When I got to Belfast I was pleasantly surprised to be greeted by friendly faces. We’ve had a few fun adventures together already. Learning the culture, history, and landmarks of this city has been really cool.
Today was technically our first academic experience. We went on a black cab tour which was far more interesting than I thought it would be. We learned about the troubles and violence of Belfast. One thing that our tour guide said that stood out to me was “one group’s terrorist is another group’s hero”. Belfast is divided by a wall. Catholics on one side, Protestants on the other. There is a mural of a man on one side of the wall, Stevie “Topgun” McKeag. He was a military hero to the Protestant community, but a terrorist in the Catholic community after killing 17 innocent people.

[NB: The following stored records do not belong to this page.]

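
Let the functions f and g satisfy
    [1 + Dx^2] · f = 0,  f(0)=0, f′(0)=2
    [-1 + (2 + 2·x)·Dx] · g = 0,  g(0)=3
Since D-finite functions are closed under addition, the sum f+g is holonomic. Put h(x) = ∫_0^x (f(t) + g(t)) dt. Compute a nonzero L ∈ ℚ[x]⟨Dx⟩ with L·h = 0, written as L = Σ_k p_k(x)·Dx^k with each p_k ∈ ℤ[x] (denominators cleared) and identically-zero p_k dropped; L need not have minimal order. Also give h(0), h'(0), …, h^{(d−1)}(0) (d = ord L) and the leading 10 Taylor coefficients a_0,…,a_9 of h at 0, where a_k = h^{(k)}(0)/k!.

f: a_k = 0, 2, 0, -1/3, 0, 1/60, 0, -1/2520, 0, 1/181440, …
g: a_k = 3, 3/2, -3/8, 3/16, -15/128, 21/256, -63/1024, 99/2048, -1287/32768, 2145/65536, …
Sum ⇒ L₀ = lclm(L_f,L_g) in ℚ(x)⟨Dx⟩.
h=∫h₀ ⇒ L = L₀·Dx.
L = (-7 - 8·x - 4·x^2)·Dx + (6 + 22·x + 24·x^2 + 8·x^3)·Dx^2 + (-7 - 8·x - 4·x^2)·Dx^3 + (6 + 22·x + 24·x^2 + 8·x^3)·Dx^4  (order 4).
h: a_k = 0, 3, 7/4, -1/8, -7/192, -3/128, 379/23040, -9/1024, 30929/5160960, -143/32768, …
ICs: h(0) = 0, h′(0) = 3, h′′(0) = 7/2, h′′′(0) = -3/4.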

Victims who were killed by McKeag and other military men had a plaque dedicated to them on the Catholic side of the wall, and on the Protestant side was the huge mural dedicated to McKeag. It amazed me that these people live in such close proximity to each other with such different views of right and wrong, heroes and terrorist.

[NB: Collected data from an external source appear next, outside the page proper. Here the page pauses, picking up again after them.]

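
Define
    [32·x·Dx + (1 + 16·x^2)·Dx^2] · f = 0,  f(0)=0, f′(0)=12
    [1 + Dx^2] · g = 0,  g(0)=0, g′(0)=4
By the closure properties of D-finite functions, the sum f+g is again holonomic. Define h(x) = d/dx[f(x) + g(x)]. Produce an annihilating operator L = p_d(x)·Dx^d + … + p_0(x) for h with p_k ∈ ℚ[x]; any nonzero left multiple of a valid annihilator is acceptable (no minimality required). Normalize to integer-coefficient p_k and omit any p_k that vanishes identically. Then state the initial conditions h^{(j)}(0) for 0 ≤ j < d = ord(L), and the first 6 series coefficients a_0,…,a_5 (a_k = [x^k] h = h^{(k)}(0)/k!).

f: a_k = 0, 12, 0, -64, 0, 3072/5, …
g: a_k = 0, 4, 0, -2/3, 0, 1/30, …
f+g: L₀ = lclm(L_f,L_g), ord ≤ 2+2.
h₀' ⇒ L via d/dx closure of L₀.
L = (-6112·x + 99328·x^3 + 8192·x^5) + (-31 + 1072·x^2 + 25344·x^4 + 4096·x^6)·Dx + (-6112·x + 99328·x^3 + 8192·x^5)·Dx^2 + (-31 + 1072·x^2 + 25344·x^4 + 4096·x^6)·Dx^3  (order 3).
h: a_k = 16, 0, -194, 0, 18433/6, 0, …
ICs: h(0) = 16, h′(0) = 0, h′′(0) = -388.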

Our tour guide said Belfast was voted the “safest tourism city in Europe and had some of the nicest people in the world, they just weren’t nice to each other.” That was such an odd statement to me. I didn’t understand it. Though I heard of the violence of Belfast before the tour, I never would have thought that killings were happening as recent as 2004; or that the wall separating the groups was created to be up 6 months but is still dividing the city more than 45 years later. On a city bus tour I took yesterday, the tour guide said almost 70 percent of people living along the wall said they did not want the wall to come down in a recent poll. Though some are open to change and want the wall to come down, many people of Belfast are still not ready for change. No one truly knows when the wall will come down, but they do know that it won’t happen until the people are ready. We read many inspirational & peace-filled quotes on the wall and got to sign the wall ourselves. It was a great and thought provoking day.